Location: Pune
Experience: Minimum 5+ years of experience in Site Reliability Engineering, DevOps, or Infrastructure Operations.
Employment Type: Full-time
Job Overview
We are seeking a skilled Site Reliability Engineer (SRE) with experience in Private Cloud and infrastructure operations. The role focuses on ensuring the reliability, scalability, performance, and security of enterprise infrastructure while driving automation, observability, and DevOps best practices.
Key Responsibilities
- Design and maintain highly available and fault-tolerant infrastructure systems.
- Monitor system performance and ensure infrastructure reliability and scalability.
- Lead incident response, root cause analysis (RCA), and system performance improvements.
- Develop automation tools and scripts to streamline operations and reduce manual tasks.
- Implement Infrastructure as Code (IaC) using tools like Terraform or Ansible.
- Support containerized environments using Docker, Kubernetes, or OpenShift.
- Build and maintain monitoring, logging, and alerting systems.

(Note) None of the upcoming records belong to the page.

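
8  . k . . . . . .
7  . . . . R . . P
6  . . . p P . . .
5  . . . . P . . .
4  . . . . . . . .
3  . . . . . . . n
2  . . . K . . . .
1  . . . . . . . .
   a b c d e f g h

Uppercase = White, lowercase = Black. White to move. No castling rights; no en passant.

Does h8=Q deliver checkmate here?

After h8=Q: black king on b8; in check: yes, from the white queen on h8.
King squares — a7: attacked by Re7; b7: attacked by Re7; c7: attacked by Re7; a8: attacked by Qh8; c8: attacked by Qh8.
Black has no legal moves → checkmate.

yes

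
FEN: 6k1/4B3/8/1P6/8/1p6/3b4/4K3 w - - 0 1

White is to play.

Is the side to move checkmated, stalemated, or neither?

neither

White to move; white king on e1.
In check: yes, from the black bishop on d2.
Legal moves for White: Kf2, Ke2, Kxd2, Kf1, Kd1.
White is in check but has 5 legal moves → neither.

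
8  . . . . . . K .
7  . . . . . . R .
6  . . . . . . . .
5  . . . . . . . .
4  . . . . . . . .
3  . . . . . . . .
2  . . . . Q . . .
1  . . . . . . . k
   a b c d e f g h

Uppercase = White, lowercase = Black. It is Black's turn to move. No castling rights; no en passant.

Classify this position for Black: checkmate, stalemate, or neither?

stalemate

Black to move; black king on h1.
In check: no.
King squares — g1: attacked by Rg7; g2: attacked by Qe2; h2: attacked by Qe2.
Legal moves for Black: none.
Not in check and no legal moves → stalemate.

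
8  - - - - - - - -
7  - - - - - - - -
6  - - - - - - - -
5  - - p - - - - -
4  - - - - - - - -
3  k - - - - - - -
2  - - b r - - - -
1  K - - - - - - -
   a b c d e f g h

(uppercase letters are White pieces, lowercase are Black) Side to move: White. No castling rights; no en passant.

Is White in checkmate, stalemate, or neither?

White to move; white king on a1.
In check: no.
King squares — b1: attacked by Bc2; a2: attacked by Ka3; b2: attacked by Ka3.
Legal moves for White: none.
Not in check and no legal moves → stalemate.

stalemate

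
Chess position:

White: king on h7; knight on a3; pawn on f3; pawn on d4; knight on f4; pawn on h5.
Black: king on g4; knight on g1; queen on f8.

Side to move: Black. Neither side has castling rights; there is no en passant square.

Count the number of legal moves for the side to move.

7

Black to move; king on g4.
In check: yes, from the white pawn on f3.
Legal moves: Kg5, Kf5, Kh4, Kxf4, Kg3, Kxf3, Nxf3.
Count: 7.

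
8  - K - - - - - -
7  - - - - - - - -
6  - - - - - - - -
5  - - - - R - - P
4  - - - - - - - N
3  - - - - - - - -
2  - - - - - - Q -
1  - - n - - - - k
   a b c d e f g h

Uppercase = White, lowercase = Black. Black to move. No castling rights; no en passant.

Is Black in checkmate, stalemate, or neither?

checkmate

Black to move; black king on h1.
In check: yes, from the white queen on g2.
King squares — g1: attacked by Qg2; g2: attacked by Nh4; h2: attacked by Qg2.
Legal moves for Black: none.
In check with no legal moves → checkmate.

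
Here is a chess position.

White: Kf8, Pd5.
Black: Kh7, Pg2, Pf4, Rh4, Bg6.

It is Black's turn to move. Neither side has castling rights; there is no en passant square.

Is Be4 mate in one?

no

After Be4: white king on f8; in check: no.
White is not in check, so this cannot be checkmate.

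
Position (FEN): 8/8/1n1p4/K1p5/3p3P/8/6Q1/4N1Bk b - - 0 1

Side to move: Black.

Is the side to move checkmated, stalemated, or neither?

Black to move; black king on h1.
In check: yes, from the white queen on g2.
King squares — g1: attacked by Qg2; g2: attacked by Ne1; h2: attacked by Bg1.
Legal moves for Black: none.
In check with no legal moves → checkmate.

checkmate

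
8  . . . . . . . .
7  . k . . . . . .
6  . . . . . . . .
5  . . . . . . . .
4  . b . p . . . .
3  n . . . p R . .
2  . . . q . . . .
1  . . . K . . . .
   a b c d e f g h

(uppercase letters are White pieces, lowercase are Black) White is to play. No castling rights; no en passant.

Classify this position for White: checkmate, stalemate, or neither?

checkmate

White to move; white king on d1.
In check: yes, from the black queen on d2.
King squares — c1: attacked by Qd2; e1: attacked by Qd2; c2: attacked by Qd2; d2: attacked by Pe3; e2: attacked by Qd2.
Legal moves for White: none.
In check with no legal moves → checkmate.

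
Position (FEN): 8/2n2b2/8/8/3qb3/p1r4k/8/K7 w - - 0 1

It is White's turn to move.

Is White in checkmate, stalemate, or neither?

White to move; white king on a1.
In check: no.
King squares — b1: attacked by Be4; a2: attacked by Bf7; b2: attacked by Pa3.
Legal moves for White: none.
Not in check and no legal moves → stalemate.

stalemate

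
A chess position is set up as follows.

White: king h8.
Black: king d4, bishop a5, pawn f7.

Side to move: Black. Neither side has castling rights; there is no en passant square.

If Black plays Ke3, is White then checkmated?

After Ke3: white king on h8; in check: no.
White is not in check, so this cannot be checkmate.

no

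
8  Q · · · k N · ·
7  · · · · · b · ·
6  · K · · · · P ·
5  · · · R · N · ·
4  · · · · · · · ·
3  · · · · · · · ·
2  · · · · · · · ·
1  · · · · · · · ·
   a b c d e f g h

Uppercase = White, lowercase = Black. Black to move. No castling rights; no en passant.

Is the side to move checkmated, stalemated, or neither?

checkmate

Black to move; black king on e8.
In check: yes, from the white queen on a8.
King squares — d7: attacked by Rd5; e7: attacked by Nf5; f7: own bishop; d8: attacked by Rd5; f8: attacked by Qa8.
Legal moves for Black: none.
In check with no legal moves → checkmate.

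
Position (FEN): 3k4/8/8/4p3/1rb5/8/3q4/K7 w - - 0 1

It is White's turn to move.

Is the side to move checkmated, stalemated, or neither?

stalemate

White to move; white king on a1.
In check: no.
King squares — b1: attacked by Rb4; a2: attacked by Qd2; b2: attacked by Qd2.
Legal moves for White: none.
Not in check and no legal moves → stalemate.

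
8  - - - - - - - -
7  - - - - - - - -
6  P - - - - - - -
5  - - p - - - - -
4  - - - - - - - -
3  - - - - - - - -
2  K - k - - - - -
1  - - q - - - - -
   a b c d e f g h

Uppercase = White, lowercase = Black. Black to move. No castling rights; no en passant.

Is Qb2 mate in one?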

- Collaborate with DevOps, development, and security teams to support CI/CD pipelines and ensure secure infrastructure operations.
Required Skills
- Strong experience in Linux/Unix system administration.
- Proficiency in Python, Go, Bash, or Shell scripting.
- Experience with cloud platforms (AWS, Azure, or GCP).
- Hands-on experience with containerization and orchestration technologies.
- Good understanding of networking concepts (DNS, TCP/IP, Load Balancing, Firewalls).
- Experience with monitoring and observability tools such as Prometheus, Grafana, ELK, or Datadog.